Does that distinction seem too subtle? The difference between those two identities has important consequences for both individual practitioners and ABA as a field. The issue has to do with the role that the fundamentals of behavior analysis – its research foundation, its methods, and its philosophical framework – play in the day-to-day work of practitioners. That role depends on how the fundamentals are represented in training programs that prepare students for professional careers. Are they merely faint background for a primary focus on the details of professional preparation, or are they a substantive core that thoroughly pervades the more professional aspects of training?

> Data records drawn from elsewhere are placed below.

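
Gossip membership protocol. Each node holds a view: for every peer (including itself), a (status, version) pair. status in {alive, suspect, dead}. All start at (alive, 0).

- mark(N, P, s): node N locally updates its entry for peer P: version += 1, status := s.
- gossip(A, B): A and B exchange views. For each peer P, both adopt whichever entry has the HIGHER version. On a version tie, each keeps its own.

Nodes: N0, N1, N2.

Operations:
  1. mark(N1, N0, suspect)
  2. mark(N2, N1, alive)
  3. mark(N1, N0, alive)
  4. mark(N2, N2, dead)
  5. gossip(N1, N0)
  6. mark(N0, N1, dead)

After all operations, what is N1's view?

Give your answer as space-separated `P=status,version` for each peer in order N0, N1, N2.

Op 1: N1 marks N0=suspect -> (suspect,v1)
Op 2: N2 marks N1=alive -> (alive,v1)
Op 3: N1 marks N0=alive -> (alive,v2)
Op 4: N2 marks N2=dead -> (dead,v1)
Op 5: gossip N1<->N0 -> N1.N0=(alive,v2) N1.N1=(alive,v0) N1.N2=(alive,v0) | N0.N0=(alive,v2) N0.N1=(alive,v0) N0.N2=(alive,v0)
Op 6: N0 marks N1=dead -> (dead,v1)

Answer: N0=alive,2 N1=alive,0 N2=alive,0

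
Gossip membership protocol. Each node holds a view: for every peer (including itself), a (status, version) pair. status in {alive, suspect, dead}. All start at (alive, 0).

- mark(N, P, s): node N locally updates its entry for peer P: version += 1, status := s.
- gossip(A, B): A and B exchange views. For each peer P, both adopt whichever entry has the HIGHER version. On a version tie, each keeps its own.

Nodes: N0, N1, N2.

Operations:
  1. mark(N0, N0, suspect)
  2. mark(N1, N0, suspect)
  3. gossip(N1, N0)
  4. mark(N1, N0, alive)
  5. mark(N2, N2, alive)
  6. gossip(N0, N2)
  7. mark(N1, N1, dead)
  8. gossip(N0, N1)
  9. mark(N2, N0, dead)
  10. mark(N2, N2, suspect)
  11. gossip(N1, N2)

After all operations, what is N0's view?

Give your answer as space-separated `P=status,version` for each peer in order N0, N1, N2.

Answer: N0=alive,2 N1=dead,1 N2=alive,1

Derivation:
Op 1: N0 marks N0=suspect -> (suspect,v1)
Op 2: N1 marks N0=suspect -> (suspect,v1)
Op 3: gossip N1<->N0 -> N1.N0=(suspect,v1) N1.N1=(alive,v0) N1.N2=(alive,v0) | N0.N0=(suspect,v1) N0.N1=(alive,v0) N0.N2=(alive,v0)
Op 4: N1 marks N0=alive -> (alive,v2)
Op 5: N2 marks N2=alive -> (alive,v1)
Op 6: gossip N0<->N2 -> N0.N0=(suspect,v1) N0.N1=(alive,v0) N0.N2=(alive,v1) | N2.N0=(suspect,v1) N2.N1=(alive,v0) N2.N2=(alive,v1)
Op 7: N1 marks N1=dead -> (dead,v1)
Op 8: gossip N0<->N1 -> N0.N0=(alive,v2) N0.N1=(dead,v1) N0.N2=(alive,v1) | N1.N0=(alive,v2) N1.N1=(dead,v1) N1.N2=(alive,v1)
Op 9: N2 marks N0=dead -> (dead,v2)
Op 10: N2 marks N2=suspect -> (suspect,v2)
Op 11: gossip N1<->N2 -> N1.N0=(alive,v2) N1.N1=(dead,v1) N1.N2=(suspect,v2) | N2.N0=(dead,v2) N2.N1=(dead,v1) N2.N2=(suspect,v2)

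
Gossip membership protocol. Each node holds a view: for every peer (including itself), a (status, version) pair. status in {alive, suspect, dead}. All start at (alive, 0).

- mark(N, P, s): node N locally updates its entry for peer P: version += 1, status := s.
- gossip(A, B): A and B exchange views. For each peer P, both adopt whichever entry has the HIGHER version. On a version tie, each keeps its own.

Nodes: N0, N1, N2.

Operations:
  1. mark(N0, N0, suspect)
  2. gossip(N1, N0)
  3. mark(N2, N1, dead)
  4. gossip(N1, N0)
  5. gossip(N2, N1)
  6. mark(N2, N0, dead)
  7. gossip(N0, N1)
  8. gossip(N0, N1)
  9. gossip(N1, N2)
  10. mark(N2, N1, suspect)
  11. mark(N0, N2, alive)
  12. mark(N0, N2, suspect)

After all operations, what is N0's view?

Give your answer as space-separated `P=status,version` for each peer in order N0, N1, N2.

Answer: N0=suspect,1 N1=dead,1 N2=suspect,2

Derivation:
Op 1: N0 marks N0=suspect -> (suspect,v1)
Op 2: gossip N1<->N0 -> N1.N0=(suspect,v1) N1.N1=(alive,v0) N1.N2=(alive,v0) | N0.N0=(suspect,v1) N0.N1=(alive,v0) N0.N2=(alive,v0)
Op 3: N2 marks N1=dead -> (dead,v1)
Op 4: gossip N1<->N0 -> N1.N0=(suspect,v1) N1.N1=(alive,v0) N1.N2=(alive,v0) | N0.N0=(suspect,v1) N0.N1=(alive,v0) N0.N2=(alive,v0)
Op 5: gossip N2<->N1 -> N2.N0=(suspect,v1) N2.N1=(dead,v1) N2.N2=(alive,v0) | N1.N0=(suspect,v1) N1.N1=(dead,v1) N1.N2=(alive,v0)
Op 6: N2 marks N0=dead -> (dead,v2)
Op 7: gossip N0<->N1 -> N0.N0=(suspect,v1) N0.N1=(dead,v1) N0.N2=(alive,v0) | N1.N0=(suspect,v1) N1.N1=(dead,v1) N1.N2=(alive,v0)
Op 8: gossip N0<->N1 -> N0.N0=(suspect,v1) N0.N1=(dead,v1) N0.N2=(alive,v0) | N1.N0=(suspect,v1) N1.N1=(dead,v1) N1.N2=(alive,v0)
Op 9: gossip N1<->N2 -> N1.N0=(dead,v2) N1.N1=(dead,v1) N1.N2=(alive,v0) | N2.N0=(dead,v2) N2.N1=(dead,v1) N2.N2=(alive,v0)
Op 10: N2 marks N1=suspect -> (suspect,v2)
Op 11: N0 marks N2=alive -> (alive,v1)
Op 12: N0 marks N2=suspect -> (suspect,v2)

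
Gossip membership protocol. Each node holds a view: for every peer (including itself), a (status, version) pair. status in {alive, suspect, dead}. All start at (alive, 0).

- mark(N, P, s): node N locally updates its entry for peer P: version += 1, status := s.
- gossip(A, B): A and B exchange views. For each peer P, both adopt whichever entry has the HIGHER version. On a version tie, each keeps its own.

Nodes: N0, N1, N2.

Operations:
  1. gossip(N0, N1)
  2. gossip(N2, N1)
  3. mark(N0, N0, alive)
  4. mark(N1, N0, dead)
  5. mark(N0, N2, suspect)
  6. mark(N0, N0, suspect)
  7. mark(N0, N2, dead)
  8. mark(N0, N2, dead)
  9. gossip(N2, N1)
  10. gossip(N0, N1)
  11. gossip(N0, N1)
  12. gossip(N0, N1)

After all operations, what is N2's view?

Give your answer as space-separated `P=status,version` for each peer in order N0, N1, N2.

Op 1: gossip N0<->N1 -> N0.N0=(alive,v0) N0.N1=(alive,v0) N0.N2=(alive,v0) | N1.N0=(alive,v0) N1.N1=(alive,v0) N1.N2=(alive,v0)
Op 2: gossip N2<->N1 -> N2.N0=(alive,v0) N2.N1=(alive,v0) N2.N2=(alive,v0) | N1.N0=(alive,v0) N1.N1=(alive,v0) N1.N2=(alive,v0)
Op 3: N0 marks N0=alive -> (alive,v1)
Op 4: N1 marks N0=dead -> (dead,v1)
Op 5: N0 marks N2=suspect -> (suspect,v1)
Op 6: N0 marks N0=suspect -> (suspect,v2)
Op 7: N0 marks N2=dead -> (dead,v2)
Op 8: N0 marks N2=dead -> (dead,v3)
Op 9: gossip N2<->N1 -> N2.N0=(dead,v1) N2.N1=(alive,v0) N2.N2=(alive,v0) | N1.N0=(dead,v1) N1.N1=(alive,v0) N1.N2=(alive,v0)
Op 10: gossip N0<->N1 -> N0.N0=(suspect,v2) N0.N1=(alive,v0) N0.N2=(dead,v3) | N1.N0=(suspect,v2) N1.N1=(alive,v0) N1.N2=(dead,v3)
Op 11: gossip N0<->N1 -> N0.N0=(suspect,v2) N0.N1=(alive,v0) N0.N2=(dead,v3) | N1.N0=(suspect,v2) N1.N1=(alive,v0) N1.N2=(dead,v3)
Op 12: gossip N0<->N1 -> N0.N0=(suspect,v2) N0.N1=(alive,v0) N0.N2=(dead,v3) | N1.N0=(suspect,v2) N1.N1=(alive,v0) N1.N2=(dead,v3)

Answer: N0=dead,1 N1=alive,0 N2=alive,0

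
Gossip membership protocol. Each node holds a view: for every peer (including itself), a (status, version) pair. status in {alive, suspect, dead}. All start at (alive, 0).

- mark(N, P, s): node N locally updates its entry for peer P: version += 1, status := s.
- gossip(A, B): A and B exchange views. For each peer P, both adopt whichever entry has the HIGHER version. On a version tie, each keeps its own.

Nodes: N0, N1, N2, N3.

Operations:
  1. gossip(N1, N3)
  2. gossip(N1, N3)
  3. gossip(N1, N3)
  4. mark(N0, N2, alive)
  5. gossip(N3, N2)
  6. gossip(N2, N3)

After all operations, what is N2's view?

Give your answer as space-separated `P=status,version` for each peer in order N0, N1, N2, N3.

Op 1: gossip N1<->N3 -> N1.N0=(alive,v0) N1.N1=(alive,v0) N1.N2=(alive,v0) N1.N3=(alive,v0) | N3.N0=(alive,v0) N3.N1=(alive,v0) N3.N2=(alive,v0) N3.N3=(alive,v0)
Op 2: gossip N1<->N3 -> N1.N0=(alive,v0) N1.N1=(alive,v0) N1.N2=(alive,v0) N1.N3=(alive,v0) | N3.N0=(alive,v0) N3.N1=(alive,v0) N3.N2=(alive,v0) N3.N3=(alive,v0)
Op 3: gossip N1<->N3 -> N1.N0=(alive,v0) N1.N1=(alive,v0) N1.N2=(alive,v0) N1.N3=(alive,v0) | N3.N0=(alive,v0) N3.N1=(alive,v0) N3.N2=(alive,v0) N3.N3=(alive,v0)
Op 4: N0 marks N2=alive -> (alive,v1)
Op 5: gossip N3<->N2 -> N3.N0=(alive,v0) N3.N1=(alive,v0) N3.N2=(alive,v0) N3.N3=(alive,v0) | N2.N0=(alive,v0) N2.N1=(alive,v0) N2.N2=(alive,v0) N2.N3=(alive,v0)
Op 6: gossip N2<->N3 -> N2.N0=(alive,v0) N2.N1=(alive,v0) N2.N2=(alive,v0) N2.N3=(alive,v0) | N3.N0=(alive,v0) N3.N1=(alive,v0) N3.N2=(alive,v0) N3.N3=(alive,v0)

Answer: N0=alive,0 N1=alive,0 N2=alive,0 N3=alive,0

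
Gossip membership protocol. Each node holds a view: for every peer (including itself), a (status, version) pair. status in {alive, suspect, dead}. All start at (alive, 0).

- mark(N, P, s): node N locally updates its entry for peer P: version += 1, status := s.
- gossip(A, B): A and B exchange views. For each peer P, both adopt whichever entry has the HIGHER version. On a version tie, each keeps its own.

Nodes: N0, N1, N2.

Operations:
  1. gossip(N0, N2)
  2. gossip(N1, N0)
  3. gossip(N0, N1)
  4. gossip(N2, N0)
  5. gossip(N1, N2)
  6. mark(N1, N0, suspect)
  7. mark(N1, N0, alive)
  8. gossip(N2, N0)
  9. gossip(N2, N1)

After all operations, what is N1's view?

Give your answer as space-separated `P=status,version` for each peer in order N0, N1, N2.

Op 1: gossip N0<->N2 -> N0.N0=(alive,v0) N0.N1=(alive,v0) N0.N2=(alive,v0) | N2.N0=(alive,v0) N2.N1=(alive,v0) N2.N2=(alive,v0)
Op 2: gossip N1<->N0 -> N1.N0=(alive,v0) N1.N1=(alive,v0) N1.N2=(alive,v0) | N0.N0=(alive,v0) N0.N1=(alive,v0) N0.N2=(alive,v0)
Op 3: gossip N0<->N1 -> N0.N0=(alive,v0) N0.N1=(alive,v0) N0.N2=(alive,v0) | N1.N0=(alive,v0) N1.N1=(alive,v0) N1.N2=(alive,v0)
Op 4: gossip N2<->N0 -> N2.N0=(alive,v0) N2.N1=(alive,v0) N2.N2=(alive,v0) | N0.N0=(alive,v0) N0.N1=(alive,v0) N0.N2=(alive,v0)
Op 5: gossip N1<->N2 -> N1.N0=(alive,v0) N1.N1=(alive,v0) N1.N2=(alive,v0) | N2.N0=(alive,v0) N2.N1=(alive,v0) N2.N2=(alive,v0)
Op 6: N1 marks N0=suspect -> (suspect,v1)
Op 7: N1 marks N0=alive -> (alive,v2)
Op 8: gossip N2<->N0 -> N2.N0=(alive,v0) N2.N1=(alive,v0) N2.N2=(alive,v0) | N0.N0=(alive,v0) N0.N1=(alive,v0) N0.N2=(alive,v0)
Op 9: gossip N2<->N1 -> N2.N0=(alive,v2) N2.N1=(alive,v0) N2.N2=(alive,v0) | N1.N0=(alive,v2) N1.N1=(alive,v0) N1.N2=(alive,v0)

Answer: N0=alive,2 N1=alive,0 N2=alive,0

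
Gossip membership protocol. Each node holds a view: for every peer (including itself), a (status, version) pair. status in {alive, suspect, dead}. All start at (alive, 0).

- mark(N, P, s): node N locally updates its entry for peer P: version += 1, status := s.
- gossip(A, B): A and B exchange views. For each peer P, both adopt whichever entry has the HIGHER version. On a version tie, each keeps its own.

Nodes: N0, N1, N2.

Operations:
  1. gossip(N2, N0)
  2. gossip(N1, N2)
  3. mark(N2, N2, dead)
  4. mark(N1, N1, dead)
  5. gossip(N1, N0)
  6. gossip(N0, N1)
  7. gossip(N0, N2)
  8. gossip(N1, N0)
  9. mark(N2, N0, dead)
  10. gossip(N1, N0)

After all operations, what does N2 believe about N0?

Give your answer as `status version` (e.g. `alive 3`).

Op 1: gossip N2<->N0 -> N2.N0=(alive,v0) N2.N1=(alive,v0) N2.N2=(alive,v0) | N0.N0=(alive,v0) N0.N1=(alive,v0) N0.N2=(alive,v0)
Op 2: gossip N1<->N2 -> N1.N0=(alive,v0) N1.N1=(alive,v0) N1.N2=(alive,v0) | N2.N0=(alive,v0) N2.N1=(alive,v0) N2.N2=(alive,v0)
Op 3: N2 marks N2=dead -> (dead,v1)
Op 4: N1 marks N1=dead -> (dead,v1)
Op 5: gossip N1<->N0 -> N1.N0=(alive,v0) N1.N1=(dead,v1) N1.N2=(alive,v0) | N0.N0=(alive,v0) N0.N1=(dead,v1) N0.N2=(alive,v0)
Op 6: gossip N0<->N1 -> N0.N0=(alive,v0) N0.N1=(dead,v1) N0.N2=(alive,v0) | N1.N0=(alive,v0) N1.N1=(dead,v1) N1.N2=(alive,v0)
Op 7: gossip N0<->N2 -> N0.N0=(alive,v0) N0.N1=(dead,v1) N0.N2=(dead,v1) | N2.N0=(alive,v0) N2.N1=(dead,v1) N2.N2=(dead,v1)
Op 8: gossip N1<->N0 -> N1.N0=(alive,v0) N1.N1=(dead,v1) N1.N2=(dead,v1) | N0.N0=(alive,v0) N0.N1=(dead,v1) N0.N2=(dead,v1)
Op 9: N2 marks N0=dead -> (dead,v1)
Op 10: gossip N1<->N0 -> N1.N0=(alive,v0) N1.N1=(dead,v1) N1.N2=(dead,v1) | N0.N0=(alive,v0) N0.N1=(dead,v1) N0.N2=(dead,v1)

Answer: dead 1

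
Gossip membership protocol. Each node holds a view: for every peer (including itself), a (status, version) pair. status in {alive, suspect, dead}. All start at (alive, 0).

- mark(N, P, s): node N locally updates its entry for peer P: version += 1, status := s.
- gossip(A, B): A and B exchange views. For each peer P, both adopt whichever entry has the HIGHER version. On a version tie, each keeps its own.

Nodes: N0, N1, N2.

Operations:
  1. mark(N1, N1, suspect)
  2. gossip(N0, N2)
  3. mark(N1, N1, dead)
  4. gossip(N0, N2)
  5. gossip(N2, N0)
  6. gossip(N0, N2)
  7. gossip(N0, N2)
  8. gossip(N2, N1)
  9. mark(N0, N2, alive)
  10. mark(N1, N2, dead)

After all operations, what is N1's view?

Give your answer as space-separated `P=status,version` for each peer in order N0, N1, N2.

Answer: N0=alive,0 N1=dead,2 N2=dead,1

Derivation:
Op 1: N1 marks N1=suspect -> (suspect,v1)
Op 2: gossip N0<->N2 -> N0.N0=(alive,v0) N0.N1=(alive,v0) N0.N2=(alive,v0) | N2.N0=(alive,v0) N2.N1=(alive,v0) N2.N2=(alive,v0)
Op 3: N1 marks N1=dead -> (dead,v2)
Op 4: gossip N0<->N2 -> N0.N0=(alive,v0) N0.N1=(alive,v0) N0.N2=(alive,v0) | N2.N0=(alive,v0) N2.N1=(alive,v0) N2.N2=(alive,v0)
Op 5: gossip N2<->N0 -> N2.N0=(alive,v0) N2.N1=(alive,v0) N2.N2=(alive,v0) | N0.N0=(alive,v0) N0.N1=(alive,v0) N0.N2=(alive,v0)
Op 6: gossip N0<->N2 -> N0.N0=(alive,v0) N0.N1=(alive,v0) N0.N2=(alive,v0) | N2.N0=(alive,v0) N2.N1=(alive,v0) N2.N2=(alive,v0)
Op 7: gossip N0<->N2 -> N0.N0=(alive,v0) N0.N1=(alive,v0) N0.N2=(alive,v0) | N2.N0=(alive,v0) N2.N1=(alive,v0) N2.N2=(alive,v0)
Op 8: gossip N2<->N1 -> N2.N0=(alive,v0) N2.N1=(dead,v2) N2.N2=(alive,v0) | N1.N0=(alive,v0) N1.N1=(dead,v2) N1.N2=(alive,v0)
Op 9: N0 marks N2=alive -> (alive,v1)
Op 10: N1 marks N2=dead -> (dead,v1)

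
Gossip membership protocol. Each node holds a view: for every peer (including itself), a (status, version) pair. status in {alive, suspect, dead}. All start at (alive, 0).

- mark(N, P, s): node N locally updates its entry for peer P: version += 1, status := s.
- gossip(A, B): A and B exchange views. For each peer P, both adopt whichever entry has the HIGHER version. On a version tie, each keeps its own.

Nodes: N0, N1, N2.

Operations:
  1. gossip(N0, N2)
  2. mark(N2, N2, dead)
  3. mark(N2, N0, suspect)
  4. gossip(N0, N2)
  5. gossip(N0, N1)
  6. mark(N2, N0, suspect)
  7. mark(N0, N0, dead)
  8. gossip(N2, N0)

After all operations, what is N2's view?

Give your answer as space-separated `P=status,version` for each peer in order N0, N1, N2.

Answer: N0=suspect,2 N1=alive,0 N2=dead,1

Derivation:
Op 1: gossip N0<->N2 -> N0.N0=(alive,v0) N0.N1=(alive,v0) N0.N2=(alive,v0) | N2.N0=(alive,v0) N2.N1=(alive,v0) N2.N2=(alive,v0)
Op 2: N2 marks N2=dead -> (dead,v1)
Op 3: N2 marks N0=suspect -> (suspect,v1)
Op 4: gossip N0<->N2 -> N0.N0=(suspect,v1) N0.N1=(alive,v0) N0.N2=(dead,v1) | N2.N0=(suspect,v1) N2.N1=(alive,v0) N2.N2=(dead,v1)
Op 5: gossip N0<->N1 -> N0.N0=(suspect,v1) N0.N1=(alive,v0) N0.N2=(dead,v1) | N1.N0=(suspect,v1) N1.N1=(alive,v0) N1.N2=(dead,v1)
Op 6: N2 marks N0=suspect -> (suspect,v2)
Op 7: N0 marks N0=dead -> (dead,v2)
Op 8: gossip N2<->N0 -> N2.N0=(suspect,v2) N2.N1=(alive,v0) N2.N2=(dead,v1) | N0.N0=(dead,v2) N0.N1=(alive,v0) N0.N2=(dead,v1)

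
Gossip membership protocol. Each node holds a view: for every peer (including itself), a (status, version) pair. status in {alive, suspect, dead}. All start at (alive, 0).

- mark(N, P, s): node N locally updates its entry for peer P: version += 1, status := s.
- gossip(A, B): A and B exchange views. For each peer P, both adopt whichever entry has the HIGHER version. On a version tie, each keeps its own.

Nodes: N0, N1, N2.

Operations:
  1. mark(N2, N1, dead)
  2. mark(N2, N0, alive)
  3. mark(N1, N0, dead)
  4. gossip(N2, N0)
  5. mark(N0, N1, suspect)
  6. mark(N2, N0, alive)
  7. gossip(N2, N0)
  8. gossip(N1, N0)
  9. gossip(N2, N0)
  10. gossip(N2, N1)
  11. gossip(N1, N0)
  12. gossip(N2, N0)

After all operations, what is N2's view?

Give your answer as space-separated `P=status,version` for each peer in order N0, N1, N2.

Answer: N0=alive,2 N1=suspect,2 N2=alive,0

Derivation:
Op 1: N2 marks N1=dead -> (dead,v1)
Op 2: N2 marks N0=alive -> (alive,v1)
Op 3: N1 marks N0=dead -> (dead,v1)
Op 4: gossip N2<->N0 -> N2.N0=(alive,v1) N2.N1=(dead,v1) N2.N2=(alive,v0) | N0.N0=(alive,v1) N0.N1=(dead,v1) N0.N2=(alive,v0)
Op 5: N0 marks N1=suspect -> (suspect,v2)
Op 6: N2 marks N0=alive -> (alive,v2)
Op 7: gossip N2<->N0 -> N2.N0=(alive,v2) N2.N1=(suspect,v2) N2.N2=(alive,v0) | N0.N0=(alive,v2) N0.N1=(suspect,v2) N0.N2=(alive,v0)
Op 8: gossip N1<->N0 -> N1.N0=(alive,v2) N1.N1=(suspect,v2) N1.N2=(alive,v0) | N0.N0=(alive,v2) N0.N1=(suspect,v2) N0.N2=(alive,v0)
Op 9: gossip N2<->N0 -> N2.N0=(alive,v2) N2.N1=(suspect,v2) N2.N2=(alive,v0) | N0.N0=(alive,v2) N0.N1=(suspect,v2) N0.N2=(alive,v0)
Op 10: gossip N2<->N1 -> N2.N0=(alive,v2) N2.N1=(suspect,v2) N2.N2=(alive,v0) | N1.N0=(alive,v2) N1.N1=(suspect,v2) N1.N2=(alive,v0)
Op 11: gossip N1<->N0 -> N1.N0=(alive,v2) N1.N1=(suspect,v2) N1.N2=(alive,v0) | N0.N0=(alive,v2) N0.N1=(suspect,v2) N0.N2=(alive,v0)
Op 12: gossip N2<->N0 -> N2.N0=(alive,v2) N2.N1=(suspect,v2) N2.N2=(alive,v0) | N0.N0=(alive,v2) N0.N1=(suspect,v2) N0.N2=(alive,v0)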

If what it means to be a behavior analyst becomes subordinate to the understandably important aspects of professional preparation, ABA may gradually devolve into little more than a technology, increasingly unmoored from its foundations. Although there’s no gainsaying the importance of thorough professional training, by itself that priority will always fall short of the field’s potential. The most concerning risk is a diminishing role of the glue that holds everything else together – radical behaviorism. There have always been some who found our direct measurement and behavior change procedures appealing, but what separates them from real behavior analysts is a working understanding of how to understand the causes of behavior without falling into the endless traps set by colloquial dialect.
It’s understandable that applicants to ABA training programs find this field attractive because it can provide them with a professional credential that allows them to effectively address client’s behavioral needs and earn a more-than-respectable living. However, if they graduate without having been transformed into well-trained behavior analysts who see behavior analysis – not their professional credential – as the core of their identity, it will be a real problem for the field.
Johnston, J. M. (2016). What makes a behavior analyst? March 22.
Johnston, J. M., Carr, J. E., & Mellichamp, F.H. (2017). The history of the professional credentialing of applied behavior analysts. The Behavior Analyst, 1-16.
Sidman, M. (1960). Tactics of scientific research. New York: Basic Books.